I bite my lip as I scan the menu and notice the prices. The champagne alone is eye-wateringly expensive at almost two hundred euro a bottle. Does it come in a gold-plated bottle? I’d be happy with Prosecco, which is only a quarter of the price and tastes, at least to my unrefined palate, exactly the same.
‘Dinner’s on me,’ Kate says, as though she’s read my mind.
I start to argue with her. She’s already paid for the apartment and she upgraded our seats to business on the flight over. ‘Honestly,’ she says, reaching her hand over and squeezing mine. ‘We deserve it, and besides, Toby’s paying, remember.’ She winks at me and laughs.

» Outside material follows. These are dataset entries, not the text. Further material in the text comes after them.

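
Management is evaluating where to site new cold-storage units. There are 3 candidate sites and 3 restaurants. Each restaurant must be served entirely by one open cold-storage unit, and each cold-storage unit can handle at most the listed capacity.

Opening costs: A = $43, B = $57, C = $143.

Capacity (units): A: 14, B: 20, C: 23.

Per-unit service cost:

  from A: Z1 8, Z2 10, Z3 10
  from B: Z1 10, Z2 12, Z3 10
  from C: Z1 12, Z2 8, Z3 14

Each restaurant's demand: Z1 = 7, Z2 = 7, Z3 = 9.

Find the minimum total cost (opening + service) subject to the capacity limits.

Minimum total cost: 316

Open {A, B}: Z1→A 8·7=56, Z2→A 10·7=70, Z3→B 10·9=90.
Loads: A carries 14/14, B carries 9/20. Service 216; fixed 100; total 316.
Next best feasible plan costs 330.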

‘Are you sure?’ I ask. ‘Won’t he be mad?’
‘Yes, but he doesn’t have a right to be after what he’s done.’ She straightens her shoulders and lifts her chin, scanning the room. ‘And anyway, the lawyer says we’re going to screw him in the divorce so whether he pays now or later doesn’t really matter.’
Toby owns his own events marketing company that stages big launches for brands as well as music events. I’m guessing he earns a very good salary, given the amazing penthouse flat that the two of them used to live in and the five-star luxury holidays he and Kate used to take every year to the Seychelles and the Caribbean.
‘He’s sold his company you know,’ Kate says, as the waiter comes over with the champagne in an ice bucket. ‘To an American agency. He’s going to make millions from it. My lawyer says he’ll have to give me at least half. Half of everything.’